Asset returns occupy a special place in the history of economic thinking. From John Stuart Mill (1848) to Karl Marx (1872), the profession’s most influential thinkers have devoted much of their time to the study of interest and profits. Karl Marx famously built his political economy on the idea of the tendency of the profit rate to fall, which he introduced in chapter 3 of Capital.
Today, the accumulation of capital, the expansion of capital’s share in income, and the growth rate of the economy relative to the rate of return to capital play a central role in the current debate sparked by Thomas Piketty (2014) on the accumulation of wealth, growth, and inequality. Asset returns encapsulate fundamental features about an economy’s dynamics, such as attitudes toward risk and preferences over future consumption, demographic shifts in the share of borrowers versus savers, and the ebb and flow of inequality in societies. Understanding such features is critical in designing economic policy.
But what is the aggregate real rate of return in the economy? Is it higher than the growth rate of the economy and, if so, by how much? Is there a tendency for returns to fall in the long-run? Which particular assets have the highest long-run returns?
The latest release of the INET-sponsored Jordà-Schularick-Taylor Macrohistory Database (www.macrohistory.net/data) presents answers to these questions and opens up new avenues for research on wealth inequality, asset pricing, financial stability, and secular stagnation. The new database covers total returns for all important assets classes—equity, housing, bonds, and bills—across 16 advanced economies from 1870 to 2015.
The data and some key insights are presented in the paper “The Rate of Return on Everything” (Jordà, Knoll, Kuvshinov, Schularick, and Taylor 2019). For the first time the paper presents historical returns on the largest but oft ignored component of household wealth, housing. The database also documents annual equity, bond, and bill returns.
Computed from original sources, the data confirm that returns on wealth are higher than the rate of growth of the economy. Comparing returns on wealth to growth, or “r minus g” in Piketty’s vernacular, the data show that in fact “r >> g” for more countries, more years, and more dramatically than Piketty himself reported. The only exceptions to “r>>g” happen in very special periods: the years in or right around wartime.

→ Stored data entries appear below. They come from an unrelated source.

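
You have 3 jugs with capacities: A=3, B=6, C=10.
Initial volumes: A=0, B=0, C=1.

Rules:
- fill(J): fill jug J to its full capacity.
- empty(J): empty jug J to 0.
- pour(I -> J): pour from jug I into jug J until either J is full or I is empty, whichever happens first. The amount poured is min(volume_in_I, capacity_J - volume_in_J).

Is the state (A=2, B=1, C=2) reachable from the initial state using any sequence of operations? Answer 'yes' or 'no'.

BFS explored all 218 reachable states.
Reachable set includes: (0,0,0), (0,0,1), (0,0,2), (0,0,3), (0,0,4), (0,0,5), (0,0,6), (0,0,7), (0,0,8), (0,0,9), (0,0,10), (0,1,0) ...
Target (A=2, B=1, C=2) not in reachable set → no.

Answer: no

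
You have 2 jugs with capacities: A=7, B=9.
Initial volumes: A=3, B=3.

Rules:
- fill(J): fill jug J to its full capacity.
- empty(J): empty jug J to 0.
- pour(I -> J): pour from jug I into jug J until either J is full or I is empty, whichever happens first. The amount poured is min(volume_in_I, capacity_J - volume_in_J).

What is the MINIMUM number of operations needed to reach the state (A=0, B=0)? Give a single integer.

Answer: 2

Derivation:
BFS from (A=3, B=3). One shortest path:
  1. empty(A) -> (A=0 B=3)
  2. empty(B) -> (A=0 B=0)
Reached target in 2 moves.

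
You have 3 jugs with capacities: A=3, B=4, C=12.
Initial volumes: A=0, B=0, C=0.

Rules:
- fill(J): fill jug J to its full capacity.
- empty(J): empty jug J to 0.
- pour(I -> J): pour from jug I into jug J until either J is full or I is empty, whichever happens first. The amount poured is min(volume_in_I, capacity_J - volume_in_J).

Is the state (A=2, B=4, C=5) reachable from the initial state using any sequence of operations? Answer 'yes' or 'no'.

Answer: yes

Derivation:
BFS from (A=0, B=0, C=0):
  1. fill(A) -> (A=3 B=0 C=0)
  2. fill(C) -> (A=3 B=0 C=12)
  3. pour(A -> B) -> (A=0 B=3 C=12)
  4. pour(C -> A) -> (A=3 B=3 C=9)
  5. pour(A -> B) -> (A=2 B=4 C=9)
  6. empty(B) -> (A=2 B=0 C=9)
  7. pour(C -> B) -> (A=2 B=4 C=5)
Target reached → yes.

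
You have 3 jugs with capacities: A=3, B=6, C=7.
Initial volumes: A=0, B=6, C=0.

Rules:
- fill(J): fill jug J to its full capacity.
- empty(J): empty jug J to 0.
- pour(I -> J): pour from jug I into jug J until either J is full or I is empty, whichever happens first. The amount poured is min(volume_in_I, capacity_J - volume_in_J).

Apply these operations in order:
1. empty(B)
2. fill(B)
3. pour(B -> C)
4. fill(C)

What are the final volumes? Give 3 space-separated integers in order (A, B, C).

Step 1: empty(B) -> (A=0 B=0 C=0)
Step 2: fill(B) -> (A=0 B=6 C=0)
Step 3: pour(B -> C) -> (A=0 B=0 C=6)
Step 4: fill(C) -> (A=0 B=0 C=7)

Answer: 0 0 7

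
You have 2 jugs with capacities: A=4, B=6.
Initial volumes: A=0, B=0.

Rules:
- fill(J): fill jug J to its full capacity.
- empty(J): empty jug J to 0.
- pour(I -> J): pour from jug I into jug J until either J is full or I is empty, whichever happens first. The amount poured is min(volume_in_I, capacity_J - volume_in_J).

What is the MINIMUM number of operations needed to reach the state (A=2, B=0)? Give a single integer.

Answer: 4

Derivation:
BFS from (A=0, B=0). One shortest path:
  1. fill(B) -> (A=0 B=6)
  2. pour(B -> A) -> (A=4 B=2)
  3. empty(A) -> (A=0 B=2)
  4. pour(B -> A) -> (A=2 B=0)
Reached target in 4 moves.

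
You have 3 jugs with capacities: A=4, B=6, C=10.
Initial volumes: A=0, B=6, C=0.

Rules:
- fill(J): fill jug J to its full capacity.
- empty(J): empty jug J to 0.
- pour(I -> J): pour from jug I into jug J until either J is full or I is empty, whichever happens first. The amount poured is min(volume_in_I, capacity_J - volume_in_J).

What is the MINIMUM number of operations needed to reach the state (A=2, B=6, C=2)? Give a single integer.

BFS from (A=0, B=6, C=0). One shortest path:
  1. fill(A) -> (A=4 B=6 C=0)
  2. pour(B -> C) -> (A=4 B=0 C=6)
  3. pour(A -> B) -> (A=0 B=4 C=6)
  4. pour(C -> A) -> (A=4 B=4 C=2)
  5. pour(A -> B) -> (A=2 B=6 C=2)
Reached target in 5 moves.

Answer: 5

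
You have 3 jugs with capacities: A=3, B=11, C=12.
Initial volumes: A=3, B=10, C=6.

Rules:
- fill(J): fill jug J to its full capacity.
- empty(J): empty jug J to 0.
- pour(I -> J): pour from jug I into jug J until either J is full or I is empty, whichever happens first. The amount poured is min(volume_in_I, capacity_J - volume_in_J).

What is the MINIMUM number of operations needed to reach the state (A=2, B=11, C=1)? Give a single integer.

Answer: 4

Derivation:
BFS from (A=3, B=10, C=6). One shortest path:
  1. fill(C) -> (A=3 B=10 C=12)
  2. pour(A -> B) -> (A=2 B=11 C=12)
  3. empty(B) -> (A=2 B=0 C=12)
  4. pour(C -> B) -> (A=2 B=11 C=1)
Reached target in 4 moves.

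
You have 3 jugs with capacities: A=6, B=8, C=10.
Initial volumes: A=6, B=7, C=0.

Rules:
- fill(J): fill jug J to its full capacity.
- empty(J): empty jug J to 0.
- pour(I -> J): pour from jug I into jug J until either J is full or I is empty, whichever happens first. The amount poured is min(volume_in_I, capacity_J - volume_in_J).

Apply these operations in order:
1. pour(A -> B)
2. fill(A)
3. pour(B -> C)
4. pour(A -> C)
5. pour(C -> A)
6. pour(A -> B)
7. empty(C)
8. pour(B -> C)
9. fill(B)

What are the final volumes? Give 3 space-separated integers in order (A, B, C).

Step 1: pour(A -> B) -> (A=5 B=8 C=0)
Step 2: fill(A) -> (A=6 B=8 C=0)
Step 3: pour(B -> C) -> (A=6 B=0 C=8)
Step 4: pour(A -> C) -> (A=4 B=0 C=10)
Step 5: pour(C -> A) -> (A=6 B=0 C=8)
Step 6: pour(A -> B) -> (A=0 B=6 C=8)
Step 7: empty(C) -> (A=0 B=6 C=0)
Step 8: pour(B -> C) -> (A=0 B=0 C=6)
Step 9: fill(B) -> (A=0 B=8 C=6)

Answer: 0 8 6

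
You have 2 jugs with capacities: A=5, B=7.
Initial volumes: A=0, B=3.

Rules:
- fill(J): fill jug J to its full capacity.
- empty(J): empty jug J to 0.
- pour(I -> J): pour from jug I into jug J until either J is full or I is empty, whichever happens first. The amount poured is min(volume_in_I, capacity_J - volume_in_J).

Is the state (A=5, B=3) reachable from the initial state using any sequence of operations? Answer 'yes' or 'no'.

BFS from (A=0, B=3):
  1. fill(A) -> (A=5 B=3)
Target reached → yes.

Answer: yes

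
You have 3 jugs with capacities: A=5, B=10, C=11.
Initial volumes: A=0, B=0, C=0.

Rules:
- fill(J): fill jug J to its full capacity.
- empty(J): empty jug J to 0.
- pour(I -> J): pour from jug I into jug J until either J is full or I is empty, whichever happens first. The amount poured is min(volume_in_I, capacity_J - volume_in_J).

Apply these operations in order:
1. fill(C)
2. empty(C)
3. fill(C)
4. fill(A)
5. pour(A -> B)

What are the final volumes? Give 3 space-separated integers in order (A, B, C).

Step 1: fill(C) -> (A=0 B=0 C=11)
Step 2: empty(C) -> (A=0 B=0 C=0)
Step 3: fill(C) -> (A=0 B=0 C=11)
Step 4: fill(A) -> (A=5 B=0 C=11)
Step 5: pour(A -> B) -> (A=0 B=5 C=11)

Answer: 0 5 11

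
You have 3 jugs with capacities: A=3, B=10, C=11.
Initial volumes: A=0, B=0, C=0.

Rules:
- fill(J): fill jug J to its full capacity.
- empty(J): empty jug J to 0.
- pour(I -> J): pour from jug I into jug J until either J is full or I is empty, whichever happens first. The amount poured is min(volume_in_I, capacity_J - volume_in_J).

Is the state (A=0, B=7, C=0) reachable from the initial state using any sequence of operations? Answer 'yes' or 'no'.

Answer: yes

Derivation:
BFS from (A=0, B=0, C=0):
  1. fill(B) -> (A=0 B=10 C=0)
  2. pour(B -> A) -> (A=3 B=7 C=0)
  3. empty(A) -> (A=0 B=7 C=0)
Target reached → yes.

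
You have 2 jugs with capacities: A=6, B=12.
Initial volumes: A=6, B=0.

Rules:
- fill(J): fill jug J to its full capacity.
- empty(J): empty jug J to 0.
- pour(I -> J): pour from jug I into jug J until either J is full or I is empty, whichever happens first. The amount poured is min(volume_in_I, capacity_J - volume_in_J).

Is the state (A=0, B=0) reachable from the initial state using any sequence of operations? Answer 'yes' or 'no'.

BFS from (A=6, B=0):
  1. empty(A) -> (A=0 B=0)
Target reached → yes.

Answer: yes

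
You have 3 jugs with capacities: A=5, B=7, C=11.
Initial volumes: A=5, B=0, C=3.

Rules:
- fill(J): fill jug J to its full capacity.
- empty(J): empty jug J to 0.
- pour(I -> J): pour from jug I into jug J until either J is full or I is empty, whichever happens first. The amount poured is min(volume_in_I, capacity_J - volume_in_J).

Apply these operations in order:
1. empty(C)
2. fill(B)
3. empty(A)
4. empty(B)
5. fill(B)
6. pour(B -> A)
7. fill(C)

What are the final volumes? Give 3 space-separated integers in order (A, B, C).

Answer: 5 2 11

Derivation:
Step 1: empty(C) -> (A=5 B=0 C=0)
Step 2: fill(B) -> (A=5 B=7 C=0)
Step 3: empty(A) -> (A=0 B=7 C=0)
Step 4: empty(B) -> (A=0 B=0 C=0)
Step 5: fill(B) -> (A=0 B=7 C=0)
Step 6: pour(B -> A) -> (A=5 B=2 C=0)
Step 7: fill(C) -> (A=5 B=2 C=11)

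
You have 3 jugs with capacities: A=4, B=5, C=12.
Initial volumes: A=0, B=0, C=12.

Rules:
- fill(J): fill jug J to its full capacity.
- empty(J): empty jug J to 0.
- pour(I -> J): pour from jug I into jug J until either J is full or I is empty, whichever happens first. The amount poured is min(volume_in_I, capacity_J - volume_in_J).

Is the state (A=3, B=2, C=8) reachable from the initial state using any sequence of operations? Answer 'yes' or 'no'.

BFS explored all 258 reachable states.
Reachable set includes: (0,0,0), (0,0,1), (0,0,2), (0,0,3), (0,0,4), (0,0,5), (0,0,6), (0,0,7), (0,0,8), (0,0,9), (0,0,10), (0,0,11) ...
Target (A=3, B=2, C=8) not in reachable set → no.

Answer: no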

Another important insight is that total returns on residential real estate are on a par with the returns to equities—on average about 7% per annum—but they are far less volatile. In some countries and some periods, equities have performed slightly better than housing, but only at the cost of much higher volatility and higher synchronicity with the business cycle.
The data also show that the real returns on safe assets have been very volatile over the long-run—surprisingly, more so than risky returns. Each of the world wars was a moment of very low real safe rates, well below zero. So was the 1970s inflation and growth crises. The peaks in the real safe rate occurred during gold standard times, in the interwar period, and in the mid-1980s fight against inflation. Real safe returns have been low on average, in the 1%–3% range for peacetime periods. This combination of low returns and high volatility has offered a poor risk-return trade-off to investors, and has been a boon to government finances.
The data set out a rich agenda for future research. Many issues remain to be explored, in particular the fundamental determinants that drive the returns on each of the asset class in typical economies. The introduction of this new universe of asset return data can provide a basis for new explorations of fundamental economic questions in years to come.
Other than data on returns, the Macrohistory Database also comprised a wide range of macroeconomic and financial data (including data for credit, interest rates, and public debt) spanning the years 1870 to today on an annual basis. Supported by INET, the database has been constructed over the past decade. All data are available free of charge online at www.macrohistory.net/data.
Jordà, Òscar, Katharina Knoll, Dmitry Kuvshinov, Moritz Schularick, and Alan M. Taylor. 2019. The Rate of Return on Everything, 1870–2015. The Quarterly Journal of Economics.
Marx, Karl. 1872. Das Kapital. London: Lawrence and Wishart.
Mill, John Stuart. 1848. Principles of Political Economy, with Some of their Applications to Social Philosophy. London: Parker.
Piketty, Thomas. 2014. Capital in the Twenty-First Century. Cambridge, Mass.: Harvard University Press.